I punti da considerare nelle valutazioni Ebp

Tra gli aspetti generali da considerare nella disanima delle evidenze scientifiche, è innanzitutto importante comprendere appieno la definizione di evidence based practice (S), intesa come l’integrazione delle migliori evidenze scientifiche con l’esperienza clinica e con valori e circostanze individuali del paziente. È anche importante conoscere il razionale dell’Ebp (M) e i vantaggi e limiti dei principali disegni di studio, per ciascuna tipologia di quesito clinico, identificandone la corretta gerarchia (S). La conoscenza non basta, bisogna praticare i cinque step dell’Ebp: formulare i quesiti clinici, ricercare, valutare e applicare le evidenze, monitorare le proprie performance (P). I professionisti della sanità devono inoltre essere in grado di capire la differenza tra utilizzo delle evidenze per informare le decisioni cliniche e produzione delle evidenze stesse (M).

La sezione sulla formulazione dei quesiti clinici si apre con l’importanza di spiegare la differenza tra i quesiti clinici di foreground, a cui è possibile rispondere con le evidenze, e quelli di background per i quali non lo è (S). I sanitari dovrebbero anche saper identificare le differenti tipologie di quesiti clinici (per eziologia, diagnosi, prognosi, terapia) e come utilizzare tali quesiti  utilizzando il modello PICO (P).

Per ricercare le evidenze è importante essere in grado d’identificare le fonti principali (banche dati primarie, database di evidenze e risorse “filtrate” o “pre-valutate”) (S) e disporre e saper utilizzare un’adeguata strategia di ricerca per i quesiti clinici (P). A questo riguardo, bisognerebbe anche conoscere i diversi ambiti coperti dalle principali banche dati (M) e le modalità per ottenere i full text degli articoli e di altre risorse (S).

La valutazione e l’interpretazione critica delle evidenze è un passaggio fondamentale dell’Ebp, che richiede di saper identificare le competenze chiave per valutare criticamente la validità interna, la rilevanza clinica e l’applicabilità e integrità della ricerca clinica (S). L’Handbook indica la necessità di saper interpretare i diversi tipi di misure di associazione ed effetto, incluse le principali modalità per la loro presentazione grafica (P).

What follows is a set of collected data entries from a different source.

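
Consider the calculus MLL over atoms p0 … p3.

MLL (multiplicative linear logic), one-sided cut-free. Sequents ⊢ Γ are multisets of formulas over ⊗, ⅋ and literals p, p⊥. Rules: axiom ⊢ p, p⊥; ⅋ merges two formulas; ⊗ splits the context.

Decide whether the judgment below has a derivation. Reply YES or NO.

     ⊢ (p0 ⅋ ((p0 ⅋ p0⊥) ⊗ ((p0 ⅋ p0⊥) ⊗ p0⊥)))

Derivation trace:
[⅋]  ⊢ (p0 ⅋ ((p0 ⅋ p0⊥) ⊗ ((p0 ⅋ p0⊥) ⊗ p0⊥)))
  [⊗]  ⊢ p0, ((p0 ⅋ p0⊥) ⊗ ((p0 ⅋ p0⊥) ⊗ p0⊥))
    [⅋]  ⊢ (p0 ⅋ p0⊥)
      [Ax]  ⊢ p0, p0⊥
    [⊗]  ⊢ p0, ((p0 ⅋ p0⊥) ⊗ p0⊥)
      [⅋]  ⊢ (p0 ⅋ p0⊥)
        [Ax]  ⊢ p0, p0⊥
      [Ax]  ⊢ p0, p0⊥

Result: YES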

Tali capacità si dovrebbero estendere anche alla valutazione e interpretazione critica delle review sistematiche e degli studi che valutano l’efficacia degli interventi sanitari o di accuratezza diagnostica (P). A tal fine, è anche importante saper distinguere le linee guida basate sulle evidenze da quelle basate sulle opinioni (P), identificare gli elementi principali e interpretare uno studio prognostico, saper utilizzare gli studi eziologici per valutare gli effetti collaterali (rari) degli interventi sanitari e conoscere gli obiettivi e i metodi della ricerca qualitativa (S).

L’applicazione delle evidenze, infine, dovrebbe passare sempre da un coinvolgimento attivo dei pazienti nelle decisioni, con processo decisionale condiviso che preveda la spiegazione delle evidenze e l’integrazione delle loro preferenze (P). A tal fine, è importante per i sanitari conoscere le strategie a disposizione per gestire le incertezze nel processo decisionale e l’importanza del rischio basale del paziente individuale quale elemento per valutare i benefici attesi degli interventi sanitari (S). Le linee guida indicano anche la necessità di saper interpretare il grado di certezza delle evidenze e la forza delle raccomandazioni cliniche (S).

Nella evidence based practice, i sanitari sono anche chiamati a condurre una auto-valutazione del proprio operato, basata sulla capacità di riconoscimento dei potenziali ostacoli individuali che possono intervenire nel trasferire le conoscenze alla pratica clinica, e delle strategie per superarli (M). È in questo senso anche importante riconoscere il ruolo dell’audit clinico personale per facilitare l’Ebp (M).